Setelah berbulan-bulan terbiasa berada di rumah bersama Moms selama hampir 24 jam, mulai dari bangun tidur, bermain, makan, sampai tidur lagi, si Kecil mungkin akan membutuhkan waktu transisi untuk kembali ke daycare atau sekolah,  ketika pandemi ini telah teratasi. Terutama bagi anak yang kesulitan berpisah dengan Moms saat mengantarkannya ke sekolah, atau disebut separation anxiety

Separation anxiety adalah gangguan kecemasan akan perpisahan. Kondisi ini membuat si Kecil merasa cemas saat berpisah dengan seseorang yang memiliki ikatan emosional  kuat, contohnya Moms. Separation anxiety dapat terjadi ketika anak enggan pergi ke sekolah. Kecemasan ini umumnya berbentuk tangisan, bisa juga penolakan untuk pergi sekolah, atau keengganannya berinteraksi dengan teman-teman. 

Pandemi membuat anak-anak mau tak mau terkarantina di rumah dalam waktu yang lama. Hal ini justru menambah kegelisahannya terhadap perpisahan nantinya. Tingkat perhatian dan waktu yang Moms berikan selama pandemi membuat si Kecil merasa nyaman, dan berharap inilah yang terjadi sepanjang waktu.

Berdasarkan data Centers for Disease Control and Prevention (CDC), 7,1 persen anak di usia 3 – 17 tahun di Amerika—jumlahnya sekitar 4,4 juta anak—didiagnosis kecemasan perpisahan. Ketika anak kembali ke sekolah, ia akan meninggalkan kebiasaan dan keberadaan Moms yang akhir-akhir ini dinikmatinya. 

Penting untuk membicarakannya dengan si Kecil, memahami dan memvalidasi perasaannya. Perubahan rutinitas dapat menyebabkan kecemasan bagi siapa pun, sama halnya di awal kebijakan #StayatHome. Dr. Berry, psikolog di Pusat Penelitian Anak Rumah Sakit Anak Hassenfeld, menekankan bahwa perlunya keseimbangan antara ketegasan dan pemahaman Moms,  mengingat si Kecil akan terus terekspos dengan situasi yang menantang di masa depan.

Tidak hanya si Kecil, Moms pun dapat merasakan kecemasan akibat perpisahan ini. Terutama meninggalkannya saat ia merasa takut dengan lingkungan baru. Untuk mengatasinya, sobalah langkah-langkah berikut: 

Tidak sedikit Moms yang menarik anaknya dari kelas ketika si Kecil menunjukkan reaksi kecemasan, terutama tangisan. Alih-alih membuatnya tenang, yang Moms lakukan justru bisa berakibat buruk terhadap perkembangan si Kecil. Tanda disadari, Moms melewatkan kesempatan anak untuk belajar menghadapi perasaan negatif dan tidak mengajarkan anak untuk menghadapi masalah. Maka, konsistensi adalah kunci untuk membuat sekolah sebagai bagian dari rutinitas Si Kecil. 

Guru adalah pengganti Moms di sekolah. Moms dapat melibatkan guru agar si Kecil merasa aman dengan sosok baru ini. Jelaskan pada guru mengenai kondisi si Kecil, kebiasaannya, aktivitas dan benda kesukannya, hingga cara menanganinya ketika ia cemas.

Cara ini dapat Moms coba, yaitu membekali si Kecil dengan benda favoritnya dari rumah untuk membuat perasaannya lebih tenang. “Comfort objects” ini dapat memberikan rasa aman bagi anak di lingkungan yang baru baginya.

Membiasakan anak berani itu penting, namun tidak dengan tiba-tiba menghilang.

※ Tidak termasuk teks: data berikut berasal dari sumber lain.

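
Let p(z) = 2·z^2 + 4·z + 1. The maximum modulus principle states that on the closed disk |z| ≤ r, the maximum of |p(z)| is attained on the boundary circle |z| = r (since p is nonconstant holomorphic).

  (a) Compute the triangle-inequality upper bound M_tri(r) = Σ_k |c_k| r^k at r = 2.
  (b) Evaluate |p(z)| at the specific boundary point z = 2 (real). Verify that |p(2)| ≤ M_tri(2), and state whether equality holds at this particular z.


Coefficients: c_0 = 1, c_1 = 4, c_2 = 2. Radius r = 2.
Part (a). Triangle bound: M_tri(r) = Σ_k |c_k| r^k
  = |1|·2^0 + |4|·2^1 + |2|·2^2
  = 1 + 8 + 8 = 17.
This bounds M(r) := max_{|z|=r} |p(z)| from above; equality holds iff all terms c_k z^k can be made to align in phase at a single z on |z|=r.
Part (b). At z = 2 (real, on the circle |z| = r):
  p(2) = (1)·2^0 + (4)·2^1 + (2)·2^2 = 17.
  |p(2)| = 17.
Since all nonzero coefficients share the same sign, |p(2)| = 17 = M_tri(2); the triangle bound is attained at z = 2, so in fact M(r) = 17.

M_tri(2) = 17; |p(2)| = 17; equality at z=2: yes.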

Hal ini akan membuatnya tidak siap dan berefek lebih parah. Dr. Walfish, psikoterapis keluarga, menganjurkan Moms untuk membuat ritual perpisahan singkat, seperti pelukan. 

Menghargai proses anak adalah cara terbaik untuk membuat transisi ke rutinitas sekolah berjalan mulus. Pahami bahwa tiap anak memiliki cara yang berbeda dalam menghadapi perasaan negatif. Maka, hindari membandingkan si Kecil dengan anak lain yang “lebih dulu” sukses berpisah dengan orang tuanya.